Apakah nusyuz juga diterap-kan di negera muslim yang lain?
Dalam undang-undang keluarga di beberapa negara Islam tidak menyebutkan soal nusyuz. Namun di negara, seperti Maroko dan Tunisia nusyuz diberlakukan bagi suami dan isteri. Undang-undang perkawinan di negara Islam umumnya menyebutkan proteksi yang kuat terhadap hak isteri dan anak-anak.
Bagaimana penyelesaian nusyuz suami di negara seperti Maroko dan Tunisia tersebut?
Penyelesaiannya kalau nusyuz dilakukan suami maka sang isteri bisa melakukan khulu’ (gugat cerai). Tetapi di Indonesia, perempuan bisa menggugat cerai karena sebab-sebab tertentu, misalnya KDRT tapi sang suami tidak dikatakan nusyuz.
Terakhir, apa pesan Ibu untuk menciptakan keluarga sakinah mawadddah wa rahmah?
Buat saya begini, setiap muslim harus memahami ajaran Islam dengan baik. Setiap muslim harus memahami terlebih dahulu tujuan beragama itu apa? Bahwa agama datang untuk memanusiakan manusia. Artinya, dengan menaati ajaran agama, menjadikan manusia lebih jinak—dalam makna beradab—, tidak liar dan biadab. Yang tadinya mata kita liar, pikiran kita liar, syahwat kita liar, lalu dengan taat beragama kita menjadi lebih beradab.
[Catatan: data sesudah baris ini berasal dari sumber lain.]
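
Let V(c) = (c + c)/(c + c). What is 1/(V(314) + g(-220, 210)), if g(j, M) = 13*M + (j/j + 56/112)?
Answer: 2/5465 ≈ 0.00036597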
Indikasinya, mata, pikiran dan syahwat kita lebih terkendali. Itulah inti dari hadis Nabi yang berbunyi: al-Muslimu man salima almuslimîna min lisânihi wa yadihi. Artinya: Muslim sejati adalah seseorang yang dapat melindungi orang lain dari kejahatan ucapan dan perilakunya. Sungguh indah ajaran Islam.